Good nutrition will support body condition, but it’s important to be aware that horses naturally lose weight in winter due to their metabolic cycle. This ensures they go into the spring leaner, so they can gain condition through spring, summer and autumn without becoming overweight. They can then go into the winter with some fat reserves to use, becoming leaner again by spring. Seasonal weight fluctuation is perfectly normal and preventing it could be bad for your horse’s long-term health. So, if your horse does drop a little, try not to become focused on feeding him up and piling on lbs he doesn’t need. However, if your horse is a poor doer in winter, it’s important to maintain a suitable body condition for optimum health.
Good quality forage is key, because fibre provides essential calories for condition and its breakdown releases heat, keeping your horse warm from the inside out. This heat helps maintain condition and better quality forage generates more heat.
Feeds which contain sources of highly digestible fibre, like beet and soya hulls, are an excellent way to boost condition along with oil sources like linseed and soya. For horses in harder work, providing some micronised cereals can be beneficial to meet energy needs whilst helping to maintain optimum condition.
Thermoregulation and Rugs
As a warm-blooded mammal, horses maintain a core body temperature of around 38⁰C through a process called thermoregulation. The ambient temperature around the horse affects how well they do this. At certain temperatures your horse will start to feel the cold and will need extra energy from feed to generate heat to maintain core temperature. This is known as the Lower Critical Temperature (LCT) and for horses in the UK is around 0 – 5ºC depending on breed, condition, age and coat thickness. The LCT for a clipped horse is 6ºC or more. Below LCT horses need additional feed and rugs to maintain condition, which is important if your horse has dropped weight. Older horses are less efficient at thermoregulation, so if your poor doer is older, keeping him warm through appropriate rugging is essential.
Over-rugging can be counter-productive so is best avoided.
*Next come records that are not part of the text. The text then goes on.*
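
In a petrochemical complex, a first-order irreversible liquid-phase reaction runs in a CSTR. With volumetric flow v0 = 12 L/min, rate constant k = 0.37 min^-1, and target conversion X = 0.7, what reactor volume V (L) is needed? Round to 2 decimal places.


V = v0 * X / (k * (1 - X))
V = 12 * 0.7 / (0.37 * (1 - 0.7))
V = 8.4 / (0.37 * 0.3)
V = 8.4 / 0.111
V = 75.68 L


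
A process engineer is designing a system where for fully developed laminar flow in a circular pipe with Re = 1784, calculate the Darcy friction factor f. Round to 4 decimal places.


f = 64 / Re
f = 64 / 1784
f = 0.0359


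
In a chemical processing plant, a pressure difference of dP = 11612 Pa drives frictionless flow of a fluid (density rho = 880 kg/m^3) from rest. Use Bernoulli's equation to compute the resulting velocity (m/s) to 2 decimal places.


v = sqrt(2*dP/rho)
v = sqrt(2*11612/880)
v = sqrt(26.390909)
v = 5.14 m/s


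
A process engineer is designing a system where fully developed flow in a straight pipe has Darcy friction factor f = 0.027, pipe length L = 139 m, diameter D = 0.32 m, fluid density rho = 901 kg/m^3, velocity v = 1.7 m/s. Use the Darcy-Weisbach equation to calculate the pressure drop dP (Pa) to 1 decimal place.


dP = f * (L/D) * (rho*v^2/2)
dP = 0.027 * (139/0.32) * (901*1.7^2/2)
L/D = 434.375
rho*v^2/2 = 901*2.89/2 = 1301.945
dP = 0.027 * 434.375 * 1301.945
dP = 15269.4 Pa


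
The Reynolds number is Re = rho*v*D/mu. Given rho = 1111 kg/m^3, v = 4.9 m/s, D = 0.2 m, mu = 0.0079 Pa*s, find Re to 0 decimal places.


Re = rho * v * D / mu
Re = 1111 * 4.9 * 0.2 / 0.0079
Re = 1088.78 / 0.0079
Re = 137820


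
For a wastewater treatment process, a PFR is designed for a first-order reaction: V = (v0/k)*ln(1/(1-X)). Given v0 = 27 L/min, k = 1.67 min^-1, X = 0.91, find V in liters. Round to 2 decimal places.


V = (v0/k) * ln(1/(1-X))
V = (27/1.67) * ln(1/(1-0.91))
V = 16.167665 * ln(11.111111)
V = 16.167665 * 2.407946
V = 38.93 L


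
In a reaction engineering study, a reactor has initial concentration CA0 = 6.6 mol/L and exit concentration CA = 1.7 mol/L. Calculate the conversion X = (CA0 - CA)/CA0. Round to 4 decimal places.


X = (CA0 - CA) / CA0
X = (6.6 - 1.7) / 6.6
X = 4.9 / 6.6
X = 0.7424


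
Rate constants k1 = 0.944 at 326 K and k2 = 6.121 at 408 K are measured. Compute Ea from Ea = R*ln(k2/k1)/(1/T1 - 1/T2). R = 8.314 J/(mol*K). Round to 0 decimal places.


Ea = R * ln(k2/k1) / (1/T1 - 1/T2)
ln(k2/k1) = ln(6.121/0.944) = 1.8693546
1/T1 - 1/T2 = 1/326 - 1/408 = 0.00061650427
Ea = 8.314 * 1.8693546 / 0.00061650427
Ea = 25210 J/mol


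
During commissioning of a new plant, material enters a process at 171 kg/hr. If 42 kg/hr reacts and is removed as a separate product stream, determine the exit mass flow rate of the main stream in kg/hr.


Steady-state mass balance on the main outlet: F_out = F_in - F_removed
F_out = 171 - 42
F_out = 129 kg/hr


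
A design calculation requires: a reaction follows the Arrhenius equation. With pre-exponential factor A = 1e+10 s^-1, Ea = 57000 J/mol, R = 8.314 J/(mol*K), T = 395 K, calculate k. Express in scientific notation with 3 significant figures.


k = A * exp(-Ea/(R*T))
k = 1e+10 * exp(-57000 / (8.314 * 395))
k = 1e+10 * exp(-17.356723)
k = 2.90e+02


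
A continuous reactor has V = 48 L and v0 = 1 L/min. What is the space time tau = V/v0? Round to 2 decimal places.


tau = V / v0
tau = 48 / 1
tau = 48.00 min


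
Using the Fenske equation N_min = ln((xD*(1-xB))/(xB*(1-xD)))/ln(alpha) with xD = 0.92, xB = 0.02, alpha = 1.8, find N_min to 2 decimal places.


N_min = ln((xD*(1-xB))/(xB*(1-xD))) / ln(alpha)
Numerator inside ln: 0.9016 / 0.0016 = 563.5
ln(563.5) = 6.334167
ln(alpha) = ln(1.8) = 0.587787
N_min = 6.334167 / 0.587787 = 10.78


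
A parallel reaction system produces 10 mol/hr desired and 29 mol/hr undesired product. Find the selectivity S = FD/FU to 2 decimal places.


S = desired product rate / undesired product rate
S = 10 / 29
S = 0.34


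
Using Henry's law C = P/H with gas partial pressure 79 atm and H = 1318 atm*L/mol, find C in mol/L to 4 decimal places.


C = P / H
C = 79 / 1318
C = 0.0599 mol/L


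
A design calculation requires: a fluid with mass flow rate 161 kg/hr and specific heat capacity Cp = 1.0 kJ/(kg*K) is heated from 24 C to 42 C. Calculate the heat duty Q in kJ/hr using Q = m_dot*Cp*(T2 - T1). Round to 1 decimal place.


Q = m_dot * Cp * (T2 - T1)
Q = 161 * 1.0 * (42 - 24)
Q = 161 * 1.0 * 18
Q = 2898.0 kJ/hr


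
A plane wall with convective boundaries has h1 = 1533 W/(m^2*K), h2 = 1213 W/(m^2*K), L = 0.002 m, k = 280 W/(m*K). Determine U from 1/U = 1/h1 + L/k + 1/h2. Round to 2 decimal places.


1/U = 1/h1 + L/k + 1/h2
1/U = 1/1533 + 0.002/280 + 1/1213
1/U = 0.0006523157 + 7.1429e-06 + 0.0008244023
1/U = 0.0014838609
U = 673.92 W/(m^2*K)


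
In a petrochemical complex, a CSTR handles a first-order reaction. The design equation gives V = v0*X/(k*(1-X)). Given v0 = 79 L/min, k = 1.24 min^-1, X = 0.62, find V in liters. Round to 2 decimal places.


V = v0 * X / (k * (1 - X))
V = 79 * 0.62 / (1.24 * (1 - 0.62))
V = 48.98 / (1.24 * 0.38)
V = 48.98 / 0.4712
V = 103.95 L


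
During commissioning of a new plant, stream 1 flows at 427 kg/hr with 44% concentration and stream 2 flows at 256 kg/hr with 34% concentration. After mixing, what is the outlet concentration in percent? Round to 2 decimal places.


Mass balance on solute: F1*x1 + F2*x2 = F3*x3
F3 = F1 + F2 = 427 + 256 = 683 kg/hr
x3 = (F1*x1 + F2*x2)/F3
x3 = (427*0.44 + 256*0.34) / 683
x3 = 40.25%


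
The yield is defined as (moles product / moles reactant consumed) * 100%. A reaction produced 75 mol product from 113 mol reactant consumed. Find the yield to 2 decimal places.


Yield = (moles product / moles consumed) * 100%
Yield = (75 / 113) * 100
Yield = 0.6637 * 100
Yield = 66.37%


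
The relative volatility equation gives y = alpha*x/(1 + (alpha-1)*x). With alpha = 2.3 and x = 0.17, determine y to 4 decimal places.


y = alpha*x / (1 + (alpha-1)*x)
y = 2.3*0.17 / (1 + (2.3-1)*0.17)
y = 0.391 / (1 + 0.221)
y = 0.391 / 1.221
y = 0.3202


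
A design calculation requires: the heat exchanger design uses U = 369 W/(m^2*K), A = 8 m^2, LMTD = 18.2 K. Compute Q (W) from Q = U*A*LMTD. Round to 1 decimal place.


Q = U * A * LMTD
Q = 369 * 8 * 18.2
Q = 53726.4 W


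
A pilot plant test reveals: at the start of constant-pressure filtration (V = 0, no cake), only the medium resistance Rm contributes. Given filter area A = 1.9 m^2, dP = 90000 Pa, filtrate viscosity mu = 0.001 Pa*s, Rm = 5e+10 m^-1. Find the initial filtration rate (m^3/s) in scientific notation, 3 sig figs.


rate = A * dP / (mu * Rm)
rate = 1.9 * 90000 / (0.001 * 5e+10)
rate = 171000.0 / 5.000e+07
rate = 3.42e-03 m^3/s


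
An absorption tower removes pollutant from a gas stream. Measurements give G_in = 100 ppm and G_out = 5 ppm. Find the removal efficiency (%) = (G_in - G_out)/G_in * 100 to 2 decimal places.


Efficiency = (G_in - G_out) / G_in * 100%
Efficiency = (100 - 5) / 100 * 100
Efficiency = 95 / 100 * 100
Efficiency = 95.00%


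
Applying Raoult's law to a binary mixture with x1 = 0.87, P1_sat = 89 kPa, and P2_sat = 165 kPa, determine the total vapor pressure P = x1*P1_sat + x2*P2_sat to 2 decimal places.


P = x1*P1_sat + x2*P2_sat
x2 = 1 - x1 = 1 - 0.87 = 0.13
P = 0.87*89 + 0.13*165
P = 77.43 + 21.45
P = 98.88 kPa


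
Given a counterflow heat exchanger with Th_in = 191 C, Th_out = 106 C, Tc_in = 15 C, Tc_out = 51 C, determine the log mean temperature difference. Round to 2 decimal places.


dT1 = Th_in - Tc_out = 191 - 51 = 140
dT2 = Th_out - Tc_in = 106 - 15 = 91
LMTD = (dT1 - dT2) / ln(dT1/dT2)
LMTD = (140 - 91) / ln(140/91)
LMTD = 113.75 K


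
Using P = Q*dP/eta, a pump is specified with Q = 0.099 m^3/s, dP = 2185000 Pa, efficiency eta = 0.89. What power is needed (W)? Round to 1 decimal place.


P = Q * dP / eta
P = 0.099 * 2185000 / 0.89
P = 216315.0 / 0.89
P = 243050.6 W


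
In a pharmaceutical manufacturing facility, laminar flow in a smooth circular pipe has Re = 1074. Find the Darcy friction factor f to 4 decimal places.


f = 64 / Re
f = 64 / 1074
f = 0.0596


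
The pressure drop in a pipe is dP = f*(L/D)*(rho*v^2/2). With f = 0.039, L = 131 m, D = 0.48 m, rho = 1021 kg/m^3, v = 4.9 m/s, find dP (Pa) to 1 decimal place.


dP = f * (L/D) * (rho*v^2/2)
dP = 0.039 * (131/0.48) * (1021*4.9^2/2)
L/D = 272.91666667
rho*v^2/2 = 1021*24.01/2 = 12257.105
dP = 0.039 * 272.91666667 * 12257.105
dP = 130461.6 Pa


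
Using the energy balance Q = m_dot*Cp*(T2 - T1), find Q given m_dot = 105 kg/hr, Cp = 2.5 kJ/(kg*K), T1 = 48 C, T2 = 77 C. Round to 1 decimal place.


Q = m_dot * Cp * (T2 - T1)
Q = 105 * 2.5 * (77 - 48)
Q = 105 * 2.5 * 29
Q = 7612.5 kJ/hr


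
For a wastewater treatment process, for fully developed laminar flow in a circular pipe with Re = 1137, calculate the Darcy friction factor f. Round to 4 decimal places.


f = 64 / Re
f = 64 / 1137
f = 0.0563


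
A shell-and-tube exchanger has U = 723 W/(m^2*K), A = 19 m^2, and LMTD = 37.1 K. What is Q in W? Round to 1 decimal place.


Q = U * A * LMTD
Q = 723 * 19 * 37.1
Q = 509642.7 W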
Human LCT is much higher than horses (25ºC) so try not to rug your horse based on how cold you feel. A hot horse will be uncomfortable, stressed and eat less, which compromises condition. Rugging sensibly according to their LCT is a better approach.
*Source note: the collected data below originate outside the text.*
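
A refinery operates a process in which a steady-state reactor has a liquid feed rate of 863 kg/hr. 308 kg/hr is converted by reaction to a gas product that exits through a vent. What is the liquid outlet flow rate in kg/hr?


Steady-state mass balance on the main outlet: F_out = F_in - F_removed
F_out = 863 - 308
F_out = 555 kg/hr


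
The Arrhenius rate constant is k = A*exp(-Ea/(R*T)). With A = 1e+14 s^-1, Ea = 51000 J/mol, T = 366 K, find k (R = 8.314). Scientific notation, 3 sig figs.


k = A * exp(-Ea/(R*T))
k = 1e+14 * exp(-51000 / (8.314 * 366))
k = 1e+14 * exp(-16.760195)
k = 5.26e+06


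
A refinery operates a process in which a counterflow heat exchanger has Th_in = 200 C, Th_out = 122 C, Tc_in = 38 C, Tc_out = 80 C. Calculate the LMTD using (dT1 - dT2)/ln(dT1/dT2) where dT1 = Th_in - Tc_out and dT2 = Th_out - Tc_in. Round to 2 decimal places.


dT1 = Th_in - Tc_out = 200 - 80 = 120
dT2 = Th_out - Tc_in = 122 - 38 = 84
LMTD = (dT1 - dT2) / ln(dT1/dT2)
LMTD = (120 - 84) / ln(120/84)
LMTD = 100.93 K


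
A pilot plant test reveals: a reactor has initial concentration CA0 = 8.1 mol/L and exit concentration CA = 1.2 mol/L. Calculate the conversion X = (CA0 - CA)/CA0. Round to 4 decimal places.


X = (CA0 - CA) / CA0
X = (8.1 - 1.2) / 8.1
X = 6.9 / 8.1
X = 0.8519


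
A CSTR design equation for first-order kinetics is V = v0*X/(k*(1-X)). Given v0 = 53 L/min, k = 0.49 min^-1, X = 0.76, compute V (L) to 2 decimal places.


V = v0 * X / (k * (1 - X))
V = 53 * 0.76 / (0.49 * (1 - 0.76))
V = 40.28 / (0.49 * 0.24)
V = 40.28 / 0.1176
V = 342.52 L


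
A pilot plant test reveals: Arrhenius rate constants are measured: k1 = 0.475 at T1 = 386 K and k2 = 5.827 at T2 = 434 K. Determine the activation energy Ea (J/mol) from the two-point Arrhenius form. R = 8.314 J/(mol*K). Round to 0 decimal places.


Ea = R * ln(k2/k1) / (1/T1 - 1/T2)
ln(k2/k1) = ln(5.827/0.475) = 2.5069428
1/T1 - 1/T2 = 1/386 - 1/434 = 0.00028652611
Ea = 8.314 * 2.5069428 / 0.00028652611
Ea = 72743 J/mol


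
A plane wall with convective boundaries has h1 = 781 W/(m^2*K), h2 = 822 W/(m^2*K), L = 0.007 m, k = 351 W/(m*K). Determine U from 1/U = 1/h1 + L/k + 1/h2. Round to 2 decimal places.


1/U = 1/h1 + L/k + 1/h2
1/U = 1/781 + 0.007/351 + 1/822
1/U = 0.0012804097 + 1.9943e-05 + 0.001216545
1/U = 0.0025168977
U = 397.31 W/(m^2*K)


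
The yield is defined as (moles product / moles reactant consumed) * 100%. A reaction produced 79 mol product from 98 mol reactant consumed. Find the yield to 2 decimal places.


Yield = (moles product / moles consumed) * 100%
Yield = (79 / 98) * 100
Yield = 0.8061 * 100
Yield = 80.61%


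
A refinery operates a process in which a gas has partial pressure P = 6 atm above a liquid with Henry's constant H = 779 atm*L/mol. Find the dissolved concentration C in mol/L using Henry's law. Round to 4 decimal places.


C = P / H
C = 6 / 779
C = 0.0077 mol/L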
Dehydration will affect physiological processes and reduce digestive efficiency. In winter horses normally drink less, so it’s important to make sure they are always fully hydrated, particularly if your horse has lost condition.
Break ice regularly in water troughs and buckets and add hot water to warm up drinking water. Adding a tablespoon of salt in feed will also stimulate thirst and increase water intake.
Plenty of turnout is essential for your horse’s health. Horses normally prefer to be to warm and turned out than stabled and unable to socialise. Stabling is stressful for some horses, leading to reduced feed consumption and stereotypical behaviour which can contribute to poor condition. Turning your horse out with a well-fitted rug, shelter and plenty of forage will be more beneficial for condition.
With the correct nutrition and management, you can help winter become less of a challenge for horses that drop condition, but it’s important to remember that a little weight loss in winter is not always a bad thing.